Вахтанг перед отъездом как будто помирился с ним. За это он был бесконечно благодарен сыну, хотя в глубине души считал, что тот обошелся с ним несправедливо— он так же не понимал его, как и все остальные. Но главная беда состояла в том, что он сам не мог разобраться, правильно ли поступил на этот раз.
Иногда заглядывала к ним Ксения. Иона не любил, когда она приходила. Никогда у него к ней душа не лежала, но что делать — не выгонишь ведь. А Ксения после того случая и вовсе другом семьи сделалась: за Элисабед ухаживала, обед готовила, убирала, стирала. Элисабед радовалась ее приходу, в разговорах с ней отводила душу. Стоило появиться Ионе, как они замолкали и откровенно ждали, когда он уйдет. Ксения снова посматривала на него косо и относилась к нему пренебрежительно. Может, Элисабед ее так настраивала? «Чего она вообще повадилась,— сердился Иона.— Кто ее приглашал? Мы уж как-нибудь сами разберемся».
Но Ксения во все вмешивалась: «Дома ни крошки хлеба, а ты сидишь, сложа руки,— сказала она Ионе.— Больной нужно питание. Наши учителя ездят в Самтредиа и привозят оттуда сыр, фасоль, кукурузную муку». Иона пошел в комнату жены и спросил, что из вещей можно отвезти на рынок. Элисабед отвернулась к стене и ничего не ответила. Иона достал из шкафа свое пальто и каракулевую шапку. В Самтредиа он выменял их па мешок муки, сыр и лобио. Все это он с трудом дотащил до дому, обливаясь холодным потом при мысли, что его могут принять за спекулянта.
Ксения испекла мчади — кукурузную лепешку — и сварила лобио. Возле кровати Элисабед Иона поставил маленький столик, накрыл его салфеткой и, когда Ксения внесла дымящуюся миску, потирая руки, сказал:
— Ох-ох-ох, как мы сейчас поедим!
Ему казалось, что таким образом он делает шаг к примирению. Он сел на кровать, отломил кусок от горячей лепешки, подул на пальцы, чтобы показать, какая она горячая, и тут встретил взгляд жены, полный такой неприкрытой ненависти, что кусок застрял- у него в горле. Он отставил тарелку и вышел на кухню. Нарез некоторое время Ксения вынесла ему поесть.

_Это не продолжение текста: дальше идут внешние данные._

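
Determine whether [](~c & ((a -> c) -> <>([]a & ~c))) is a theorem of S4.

Tableau for the negation ~[](~c & ((a -> c) -> <>([]a & ~c))):
1. ~[](~c & ((a -> c) -> <>([]a & ~c))), u
2. ~(~c & ((a -> c) -> <>([]a & ~c))), v
3. ~((a -> c) -> <>([]a & ~c)), v
4. a -> c, v
5. ~<>([]a & ~c), v
6. ~([]a & ~c), v
7. c, v
Accessibility: uRu, uRv, vRv
The negation has an open branch (countermodel exists).

Invalid (countermodel exists)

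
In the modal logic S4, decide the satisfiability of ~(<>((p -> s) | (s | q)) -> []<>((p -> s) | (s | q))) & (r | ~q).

1. ~(<>((p -> s) | (s | q)) -> []<>((p -> s) | (s | q))) & (r | ~q), 0
2. ~(<>((p -> s) | (s | q)) -> []<>((p -> s) | (s | q))), 0
3. r | ~q, 0
4. <>((p -> s) | (s | q)), 0
5. ~[]<>((p -> s) | (s | q)), 0
6. ~q, 0
7. (p -> s) | (s | q), 1
8. s | q, 1
9. q, 1
10. ~<>((p -> s) | (s | q)), 2
11. ~((p -> s) | (s | q)), 2
12. ~(p -> s), 2
13. ~(s | q), 2
14. p, 2
15. ~s, 2
16. ~q, 2
Accessibility: 0R0, 0R1, 0R2, 1R1, 2R2

Yes, satisfiable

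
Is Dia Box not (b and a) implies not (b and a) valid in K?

Not valid

Tableau for the negation not (Dia Box not (b and a) implies not (b and a)):
1. not (Dia Box not (b and a) implies not (b and a)), u
2. Dia Box not (b and a), u   [neg-implies-rule on 1]
3. b and a, u   [neg-implies-rule on 1]
4. b, u   [and-rule on 3]
5. a, u   [and-rule on 3]
6. Box not (b and a), v   [Dia-rule on 2: fresh world v, uRv]
Accessibility: uRv
The negation has an open branch (countermodel exists).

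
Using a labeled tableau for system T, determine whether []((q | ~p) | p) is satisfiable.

1. []((q | ~p) | p), u
2. (q | ~p) | p, u
3. p, u
Accessibility: uRu

Satisfiable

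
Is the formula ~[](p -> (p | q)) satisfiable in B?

1. ~[](p -> (p | q)), w0
2. ~(p -> (p | q)), w1
3. p, w1
4. ~(p | q), w1
5. ~p, w1
6. ~q, w1
Accessibility: w0Rw0, w0Rw1, w1Rw0, w1Rw1
Branch closes: p and ~p both at w1.
(One branch shown.) All branches close.

Unsatisfiable (every branch closes)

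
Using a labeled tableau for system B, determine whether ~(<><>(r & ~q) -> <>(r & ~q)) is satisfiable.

1. ~(<><>(r & ~q) -> <>(r & ~q)), u
2. <><>(r & ~q), u   [~->-rule on 1]
3. ~<>(r & ~q), u   [~->-rule on 1]
4. ~(r & ~q), u   [~<>-rule on 3 via uRu]
5. q, u   [~&-rule on 4 (branches; this branch)]
6. <>(r & ~q), v   [<>-rule on 2: fresh world v, uRv]
7. ~(r & ~q), v   [~<>-rule on 3 via uRv]
8. q, v   [~&-rule on 7 (branches; this branch)]
9. r & ~q, w   [<>-rule on 6: fresh world w, vRw]
10. r, w   [&-rule on 9]
11. ~q, w   [&-rule on 9]
Accessibility: uRu, uRv, vRu, vRv, vRw, wRv, wRw

Satisfiable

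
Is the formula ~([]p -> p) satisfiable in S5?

Unsatisfiable (every branch closes)

1. ~([]p -> p), 0
2. []p, 0
3. ~p, 0
4. p, 0
Accessibility: 0R0
Branch closes: p and ~p both at 0.
All branches of the tableau close; one closing branch shown above.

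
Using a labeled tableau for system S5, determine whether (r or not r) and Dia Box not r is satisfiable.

1. (r or not r) and Dia Box not r, w0
2. r or not r, w0   [and-rule on 1]
3. Dia Box not r, w0   [and-rule on 1]
4. not r, w0   [or-rule on 2 (branches; this branch)]
5. Box not r, w1   [Dia-rule on 3: fresh world w1, w0Rw1]
6. not r, w1   [Box-rule on 5 via w1Rw1]
Accessibility: w0Rw0, w0Rw1, w1Rw0, w1Rw1

Satisfiable (open branch found)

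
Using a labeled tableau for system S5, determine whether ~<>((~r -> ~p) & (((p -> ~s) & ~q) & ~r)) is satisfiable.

Satisfiable

1. ~<>((~r -> ~p) & (((p -> ~s) & ~q) & ~r)), u
2. ~((~r -> ~p) & (((p -> ~s) & ~q) & ~r)), u
3. ~(((p -> ~s) & ~q) & ~r), u
4. r, u
Accessibility: uRu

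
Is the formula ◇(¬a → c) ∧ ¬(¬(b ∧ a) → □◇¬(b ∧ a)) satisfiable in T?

Yes, satisfiable

1. ◇(¬a → c) ∧ ¬(¬(b ∧ a) → □◇¬(b ∧ a)), w0
2. ◇(¬a → c), w0
3. ¬(¬(b ∧ a) → □◇¬(b ∧ a)), w0
4. ¬(b ∧ a), w0
5. ¬□◇¬(b ∧ a), w0
6. ¬a, w0
7. ¬a → c, w1
8. c, w1
9. ¬◇¬(b ∧ a), w2
10. b ∧ a, w2
11. b, w2
12. a, w2
Accessibility: w0Rw0, w0Rw1, w0Rw2, w1Rw1, w2Rw2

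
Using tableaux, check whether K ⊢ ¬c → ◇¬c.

Invalid (countermodel exists)

Tableau for the negation ¬(¬c → ◇¬c):
1. ¬(¬c → ◇¬c), u
2. ¬c, u   [¬→-rule on 1]
3. ¬◇¬c, u   [¬→-rule on 1]
The negation has an open branch (countermodel exists).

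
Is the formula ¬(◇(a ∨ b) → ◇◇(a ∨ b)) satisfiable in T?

Unsatisfiable

1. ¬(◇(a ∨ b) → ◇◇(a ∨ b)), w0
2. ◇(a ∨ b), w0   [¬→-rule on 1]
3. ¬◇◇(a ∨ b), w0   [¬→-rule on 1]
4. ¬◇(a ∨ b), w0   [¬◇-rule on 3 via w0Rw0]
5. ¬(a ∨ b), w0   [¬◇-rule on 4 via w0Rw0]
6. ¬a, w0   [¬∨-rule on 5]
7. ¬b, w0   [¬∨-rule on 5]
8. a ∨ b, w1   [◇-rule on 2: fresh world w1, w0Rw1]
9. ¬◇(a ∨ b), w1   [¬◇-rule on 3 via w0Rw1]
10. ¬(a ∨ b), w1   [¬◇-rule on 4 via w0Rw1]
11. ¬a, w1   [¬∨-rule on 10]
12. ¬b, w1   [¬∨-rule on 10]
13. b, w1   [∨-rule on 8 (branches; this branch)]
Accessibility: w0Rw0, w0Rw1, w1Rw1
Branch closes: b and ¬b both at w1.
All branches of the tableau close; one closing branch shown above.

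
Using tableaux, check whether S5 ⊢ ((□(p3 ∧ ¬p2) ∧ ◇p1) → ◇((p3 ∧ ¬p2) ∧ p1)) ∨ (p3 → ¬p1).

Yes, valid

Tableau for the negation ¬(((□(p3 ∧ ¬p2) ∧ ◇p1) → ◇((p3 ∧ ¬p2) ∧ p1)) ∨ (p3 → ¬p1)):
1. ¬(((□(p3 ∧ ¬p2) ∧ ◇p1) → ◇((p3 ∧ ¬p2) ∧ p1)) ∨ (p3 → ¬p1)), 0
2. ¬((□(p3 ∧ ¬p2) ∧ ◇p1) → ◇((p3 ∧ ¬p2) ∧ p1)), 0   [¬∨-rule on 1]
3. ¬(p3 → ¬p1), 0   [¬∨-rule on 1]
4. □(p3 ∧ ¬p2) ∧ ◇p1, 0   [¬→-rule on 2]
5. ¬◇((p3 ∧ ¬p2) ∧ p1), 0   [¬→-rule on 2]
6. p3, 0   [¬→-rule on 3]
7. p1, 0   [¬→-rule on 3]
8. □(p3 ∧ ¬p2), 0   [∧-rule on 4]
9. ◇p1, 0   [∧-rule on 4]
10. ¬((p3 ∧ ¬p2) ∧ p1), 0   [¬◇-rule on 5 via 0R0]
11. p3 ∧ ¬p2, 0   [□-rule on 8 via 0R0]
12. ¬p2, 0   [∧-rule on 11]
13. ¬(p3 ∧ ¬p2), 0   [¬∧-rule on 10 (branches; this branch)]
14. p2, 0   [¬∧-rule on 13 (branches; this branch)]
Accessibility: 0R0
Branch closes: p2 and ¬p2 both at 0.
Every branch of the negation's tableau closes; the branch above is one of them.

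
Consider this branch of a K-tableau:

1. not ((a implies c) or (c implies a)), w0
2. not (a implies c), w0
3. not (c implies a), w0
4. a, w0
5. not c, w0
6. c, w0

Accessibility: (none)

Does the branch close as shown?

Both c and not c appear at w0.

Yes, closed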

— Спасибо, Ксения, не знаю, как тебя благодарить,— с жалкой улыбкой пробормотал Иона.
— Убить вас, мужиков, мало! — с достоинством ответила Ксения и вернулась к Элисабед.

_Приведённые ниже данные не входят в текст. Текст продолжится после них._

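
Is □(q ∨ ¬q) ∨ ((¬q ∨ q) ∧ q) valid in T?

Valid

Tableau for the negation ¬(□(q ∨ ¬q) ∨ ((¬q ∨ q) ∧ q)):
1. ¬(□(q ∨ ¬q) ∨ ((¬q ∨ q) ∧ q)), 0
2. ¬□(q ∨ ¬q), 0
3. ¬((¬q ∨ q) ∧ q), 0
4. ¬q, 0
5. ¬(q ∨ ¬q), 1
6. ¬q, 1
7. q, 1
Accessibility: 0R0, 0R1, 1R1
Branch closes: q and ¬q both at 1.
Every branch of the negation's tableau closes; the branch above is one of them.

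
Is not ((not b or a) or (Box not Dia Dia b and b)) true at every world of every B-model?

Not valid

Tableau for the negation (not b or a) or (Box not Dia Dia b and b):
1. (not b or a) or (Box not Dia Dia b and b), 0
2. not b or a, 0
3. a, 0
Accessibility: 0R0
The negation has an open branch (countermodel exists).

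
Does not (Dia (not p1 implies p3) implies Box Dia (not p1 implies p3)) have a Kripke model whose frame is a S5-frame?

Unsatisfiable (every branch closes)

1. not (Dia (not p1 implies p3) implies Box Dia (not p1 implies p3)), w0
2. Dia (not p1 implies p3), w0
3. not Box Dia (not p1 implies p3), w0
4. not p1 implies p3, w1
5. p3, w1
6. not Dia (not p1 implies p3), w2
7. not (not p1 implies p3), w0
8. not p1, w0
9. not p3, w0
10. not (not p1 implies p3), w1
11. not p1, w1
12. not p3, w1
Accessibility: w0Rw0, w0Rw1, w0Rw2, w1Rw0, w1Rw1, w1Rw2, w2Rw0, w2Rw1, w2Rw2
Branch closes: p3 and not p3 both at w1.
Every branch closes; the branch above is one of them.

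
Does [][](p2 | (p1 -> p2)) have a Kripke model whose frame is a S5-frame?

1. [][](p2 | (p1 -> p2)), w0
2. [](p2 | (p1 -> p2)), w0   [[]-rule on 1 via w0Rw0]
3. p2 | (p1 -> p2), w0   [[]-rule on 2 via w0Rw0]
4. p1 -> p2, w0   [|-rule on 3 (branches; this branch)]
5. p2, w0   [->-rule on 4 (branches; this branch)]
Accessibility: w0Rw0

Satisfiable (open branch found)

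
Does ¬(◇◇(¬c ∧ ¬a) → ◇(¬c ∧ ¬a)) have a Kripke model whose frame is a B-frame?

1. ¬(◇◇(¬c ∧ ¬a) → ◇(¬c ∧ ¬a)), 0
2. ◇◇(¬c ∧ ¬a), 0   [¬→-rule on 1]
3. ¬◇(¬c ∧ ¬a), 0   [¬→-rule on 1]
4. ¬(¬c ∧ ¬a), 0   [¬◇-rule on 3 via 0R0]
5. a, 0   [¬∧-rule on 4 (branches; this branch)]
6. ◇(¬c ∧ ¬a), 1   [◇-rule on 2: fresh world 1, 0R1]
7. ¬(¬c ∧ ¬a), 1   [¬◇-rule on 3 via 0R1]
8. a, 1   [¬∧-rule on 7 (branches; this branch)]
9. ¬c ∧ ¬a, 2   [◇-rule on 6: fresh world 2, 1R2]
10. ¬c, 2   [∧-rule on 9]
11. ¬a, 2   [∧-rule on 9]
Accessibility: 0R0, 0R1, 1R0, 1R1, 1R2, 2R1, 2R2

Yes, satisfiable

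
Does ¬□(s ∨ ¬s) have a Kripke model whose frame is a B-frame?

1. ¬□(s ∨ ¬s), u
2. ¬(s ∨ ¬s), v   [¬□-rule on 1: fresh world v, uRv]
3. ¬s, v   [¬∨-rule on 2]
4. s, v   [¬∨-rule on 2]
Accessibility: uRu, uRv, vRu, vRv
Branch closes: s and ¬s both at v.
Every branch closes; the branch above is one of them.

Unsatisfiable (every branch closes)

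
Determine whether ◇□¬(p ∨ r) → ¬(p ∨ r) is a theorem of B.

Valid in B

Tableau for the negation ¬(◇□¬(p ∨ r) → ¬(p ∨ r)):
1. ¬(◇□¬(p ∨ r) → ¬(p ∨ r)), 0
2. ◇□¬(p ∨ r), 0
3. p ∨ r, 0
4. r, 0
5. □¬(p ∨ r), 1
6. ¬(p ∨ r), 0
7. ¬p, 0
8. ¬r, 0
Accessibility: 0R0, 0R1, 1R0, 1R1
Branch closes: r and ¬r both at 0.
All branches of the negation close; one closing branch shown above.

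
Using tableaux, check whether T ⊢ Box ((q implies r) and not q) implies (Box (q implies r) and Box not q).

Valid

Tableau for the negation not (Box ((q implies r) and not q) implies (Box (q implies r) and Box not q)):
1. not (Box ((q implies r) and not q) implies (Box (q implies r) and Box not q)), u
2. Box ((q implies r) and not q), u
3. not (Box (q implies r) and Box not q), u
4. (q implies r) and not q, u
5. q implies r, u
6. not q, u
7. not Box (q implies r), u
8. r, u
9. not (q implies r), v
10. q, v
11. not r, v
12. (q implies r) and not q, v
13. q implies r, v
14. not q, v
Accessibility: uRu, uRv, vRv
Branch closes: q and not q both at v.
All branches of the negation close; one closing branch shown above.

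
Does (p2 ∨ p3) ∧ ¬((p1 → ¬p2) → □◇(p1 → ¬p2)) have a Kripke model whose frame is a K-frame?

Satisfiable

1. (p2 ∨ p3) ∧ ¬((p1 → ¬p2) → □◇(p1 → ¬p2)), w0
2. p2 ∨ p3, w0   [∧-rule on 1]
3. ¬((p1 → ¬p2) → □◇(p1 → ¬p2)), w0   [∧-rule on 1]
4. p1 → ¬p2, w0   [¬→-rule on 3]
5. ¬□◇(p1 → ¬p2), w0   [¬→-rule on 3]
6. p3, w0   [∨-rule on 2 (branches; this branch)]
7. ¬p2, w0   [→-rule on 4 (branches; this branch)]
8. ¬◇(p1 → ¬p2), w1   [¬□-rule on 5: fresh world w1, w0Rw1]
Accessibility: w0Rw1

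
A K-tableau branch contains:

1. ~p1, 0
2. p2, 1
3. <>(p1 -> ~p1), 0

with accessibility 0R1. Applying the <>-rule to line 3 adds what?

a fresh world 2 with 0R2, and p1 -> ~p1 at 2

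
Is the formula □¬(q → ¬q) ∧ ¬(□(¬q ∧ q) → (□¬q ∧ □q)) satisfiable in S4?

Unsatisfiable (every branch closes)

1. □¬(q → ¬q) ∧ ¬(□(¬q ∧ q) → (□¬q ∧ □q)), w0
2. □¬(q → ¬q), w0   [∧-rule on 1]
3. ¬(□(¬q ∧ q) → (□¬q ∧ □q)), w0   [∧-rule on 1]
4. □(¬q ∧ q), w0   [¬→-rule on 3]
5. ¬(□¬q ∧ □q), w0   [¬→-rule on 3]
6. ¬(q → ¬q), w0   [□-rule on 2 via w0Rw0]
7. q, w0   [¬→-rule on 6]
8. ¬q ∧ q, w0   [□-rule on 4 via w0Rw0]
9. ¬q, w0   [∧-rule on 8]
Accessibility: w0Rw0
Branch closes: q and ¬q both at w0.
Every branch closes; the branch above is one of them.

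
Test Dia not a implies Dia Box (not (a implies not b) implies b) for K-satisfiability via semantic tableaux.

Yes, satisfiable

1. Dia not a implies Dia Box (not (a implies not b) implies b), u
2. Dia Box (not (a implies not b) implies b), u
3. Box (not (a implies not b) implies b), v
Accessibility: uRv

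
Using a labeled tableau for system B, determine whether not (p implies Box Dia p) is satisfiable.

1. not (p implies Box Dia p), u
2. p, u   [neg-implies-rule on 1]
3. not Box Dia p, u   [neg-implies-rule on 1]
4. not Dia p, v   [neg-Box-rule on 3: fresh world v, uRv]
5. not p, u   [neg-Dia-rule on 4 via vRu]
Accessibility: uRu, uRv, vRu, vRv
Branch closes: p and not p both at u.
(One branch shown.) All branches close.

No, unsatisfiable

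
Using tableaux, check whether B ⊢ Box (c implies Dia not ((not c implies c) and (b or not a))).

Invalid (countermodel exists)

Tableau for the negation not Box (c implies Dia not ((not c implies c) and (b or not a))):
1. not Box (c implies Dia not ((not c implies c) and (b or not a))), w0
2. not (c implies Dia not ((not c implies c) and (b or not a))), w1   [neg-Box-rule on 1: fresh world w1, w0Rw1]
3. c, w1   [neg-implies-rule on 2]
4. not Dia not ((not c implies c) and (b or not a)), w1   [neg-implies-rule on 2]
5. (not c implies c) and (b or not a), w0   [neg-Dia-rule on 4 via w1Rw0]
6. not c implies c, w0   [and-rule on 5]
7. b or not a, w0   [and-rule on 5]
8. (not c implies c) and (b or not a), w1   [neg-Dia-rule on 4 via w1Rw1]
9. not c implies c, w1   [and-rule on 8]
10. b or not a, w1   [and-rule on 8]
11. c, w0   [implies-rule on 6 (branches; this branch)]
12. not a, w0   [or-rule on 7 (branches; this branch)]
13. not a, w1   [or-rule on 10 (branches; this branch)]
Accessibility: w0Rw0, w0Rw1, w1Rw0, w1Rw1
The negation has an open branch (countermodel exists).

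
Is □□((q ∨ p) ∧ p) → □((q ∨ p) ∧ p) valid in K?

Tableau for the negation ¬(□□((q ∨ p) ∧ p) → □((q ∨ p) ∧ p)):
1. ¬(□□((q ∨ p) ∧ p) → □((q ∨ p) ∧ p)), u
2. □□((q ∨ p) ∧ p), u
3. ¬□((q ∨ p) ∧ p), u
4. ¬((q ∨ p) ∧ p), v
5. □((q ∨ p) ∧ p), v
6. ¬p, v
Accessibility: uRv
The negation has an open branch (countermodel exists).

No, not valid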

Иона так и остался стоять с тарелкой в руках. Есть он не мог, поставил тарелку на стол и тихонько вышел.
Шел дождь. Но Иона заметил это только после того, как сосед крикнул ему из окна, что он совсем вымок. Тогда Иона опять улыбнулся покорно и униженно, вытер мокрое лицо ладонями и пошел в город.
В духанчике подле цирка он выпил кислого вина из литровой банки и окончательно пришел в себя. В духане было полно народу. Какой-то моряк сидел на полу, а его дружок шумно и безуспешно пытался его поднять. Острый аромат камфарных деревьев, растворенный в чистом морском воздухе, сообщал телу ловкость и невесомость. «Подняться бы в небо и повиснуть там, как аэростат, в одиночестве,— подумал Иона.— А впрочем... Разве я и здесь не одинок?» Он остановился, испуганный собственным кощунством: «Господи, не слушай меня, дурака. У меня такой сын, а я на одиночество жалуюсь!»

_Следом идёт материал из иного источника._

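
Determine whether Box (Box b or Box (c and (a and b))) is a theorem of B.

Invalid (countermodel exists)

Tableau for the negation not Box (Box b or Box (c and (a and b))):
1. not Box (Box b or Box (c and (a and b))), 0
2. not (Box b or Box (c and (a and b))), 1   [neg-Box-rule on 1: fresh world 1, 0R1]
3. not Box b, 1   [neg-or-rule on 2]
4. not Box (c and (a and b)), 1   [neg-or-rule on 2]
5. not b, 2   [neg-Box-rule on 3: fresh world 2, 1R2]
6. not (c and (a and b)), 3   [neg-Box-rule on 4: fresh world 3, 1R3]
7. not (a and b), 3   [neg-and-rule on 6 (branches; this branch)]
8. not b, 3   [neg-and-rule on 7 (branches; this branch)]
Accessibility: 0R0, 0R1, 1R0, 1R1, 1R2, 1R3, 2R1, 2R2, 3R1, 3R3
The negation has an open branch (countermodel exists).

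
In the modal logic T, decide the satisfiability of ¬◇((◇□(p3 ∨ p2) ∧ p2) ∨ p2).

1. ¬◇((◇□(p3 ∨ p2) ∧ p2) ∨ p2), 0
2. ¬((◇□(p3 ∨ p2) ∧ p2) ∨ p2), 0
3. ¬(◇□(p3 ∨ p2) ∧ p2), 0
4. ¬p2, 0
Accessibility: 0R0

Yes, satisfiable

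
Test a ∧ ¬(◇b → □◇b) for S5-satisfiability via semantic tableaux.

1. a ∧ ¬(◇b → □◇b), u
2. a, u
3. ¬(◇b → □◇b), u
4. ◇b, u
5. ¬□◇b, u
6. b, v
7. ¬◇b, w
8. ¬b, u
9. ¬b, v
Accessibility: uRu, uRv, uRw, vRu, vRv, vRw, wRu, wRv, wRw
Branch closes: b and ¬b both at v.
All branches of the tableau close; one closing branch shown above.

No, unsatisfiable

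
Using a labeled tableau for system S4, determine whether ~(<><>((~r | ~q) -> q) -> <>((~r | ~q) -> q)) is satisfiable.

No, unsatisfiable

1. ~(<><>((~r | ~q) -> q) -> <>((~r | ~q) -> q)), 0
2. <><>((~r | ~q) -> q), 0   [~->-rule on 1]
3. ~<>((~r | ~q) -> q), 0   [~->-rule on 1]
4. ~((~r | ~q) -> q), 0   [~<>-rule on 3 via 0R0]
5. ~r | ~q, 0   [~->-rule on 4]
6. ~q, 0   [~->-rule on 4]
7. <>((~r | ~q) -> q), 1   [<>-rule on 2: fresh world 1, 0R1]
8. ~((~r | ~q) -> q), 1   [~<>-rule on 3 via 0R1]
9. ~r | ~q, 1   [~->-rule on 8]
10. ~q, 1   [~->-rule on 8]
11. (~r | ~q) -> q, 2   [<>-rule on 7: fresh world 2, 1R2]
12. ~((~r | ~q) -> q), 2   [~<>-rule on 3 via 0R2]
13. ~r | ~q, 2   [~->-rule on 12]
14. ~q, 2   [~->-rule on 12]
15. ~(~r | ~q), 2   [->-rule on 11 (branches; this branch)]
16. r, 2   [~|-rule on 15]
17. q, 2   [~|-rule on 15]
Accessibility: 0R0, 0R1, 0R2, 1R1, 1R2, 2R2
Branch closes: q and ~q both at 2.
Every branch closes; the branch above is one of them.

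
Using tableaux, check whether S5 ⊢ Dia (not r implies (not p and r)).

Not valid

Tableau for the negation not Dia (not r implies (not p and r)):
1. not Dia (not r implies (not p and r)), 0
2. not (not r implies (not p and r)), 0
3. not r, 0
4. not (not p and r), 0
Accessibility: 0R0
The negation has an open branch (countermodel exists).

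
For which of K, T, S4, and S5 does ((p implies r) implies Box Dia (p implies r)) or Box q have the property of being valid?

S5

S4-tableau for the negation not (((p implies r) implies Box Dia (p implies r)) or Box q):
1. not (((p implies r) implies Box Dia (p implies r)) or Box q), u
2. not ((p implies r) implies Box Dia (p implies r)), u
3. not Box q, u
4. p implies r, u
5. not Box Dia (p implies r), u
6. r, u
7. not q, v
8. not Dia (p implies r), w
9. not (p implies r), w
10. p, w
11. not r, w
Accessibility: uRu, uRv, uRw, vRv, wRw
Complete open branch: countermodel on an S4-frame, so not valid in S4, nor in K, T (the same frame is also a K-frame and a T-frame).
S5-tableau for the negation not (((p implies r) implies Box Dia (p implies r)) or Box q):
1. not (((p implies r) implies Box Dia (p implies r)) or Box q), u
2. not ((p implies r) implies Box Dia (p implies r)), u
3. not Box q, u
4. p implies r, u
5. not Box Dia (p implies r), u
6. r, u
7. not q, v
8. not Dia (p implies r), w
9. not (p implies r), u
10. p, u
11. not r, u
Accessibility: uRu, uRv, uRw, vRu, vRv, vRw, wRu, wRv, wRw
Branch closes: r and not r both at u.
Every branch closes (one shown): valid in S5.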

Кто знает: сколько людей умирает ежедневно? Нет, все равно, пока на потеряешь кого-нибудь из близких, не почувствуешь, что такое смерть. За это и не любят меня, что я глупости болтаю. А что им за дело, я ведь сам с собой разговариваю, никому не мешаю. Бедная Элисабед! Й чего она убивается? За двадцать лет могла бы понять, что за муж у нее. Правда, иногда он думает одно, а говорит другое. Но разве он виноват, если у него почему-то так получается?
Иона и сам не заметил, как очутился возле дома Силована. Силован уже поужинал, на тарелке оставался только кусок мчади.
— Где ты так промок, Иона? — Силован придвинул гостю стул. Иона, наморщив лоб, мучительно пытался вспомнить, зачем он сюда пришел. Силован терпеливо ждал, когда Иона объяснит причину столь позднего визита. В такой час люди не ходят в гости просто так. Но Иона молчал, и тогда хозяин осторожно спросил:
— Что слышно от Вахтанга?.
— Ничего,— вздохнул Иона.
— Сколько времени прошло, как он уехал?
— Шесть месяцев.
Опять пауза. И снова Силован нарушил молчание:
— Ты слышал, Иполитэ скончался?,
— Какой Иполитэ?
— Чкуасели.
— Остался у него кто-нибудь?
— Никого,— Силован подошел к буфету.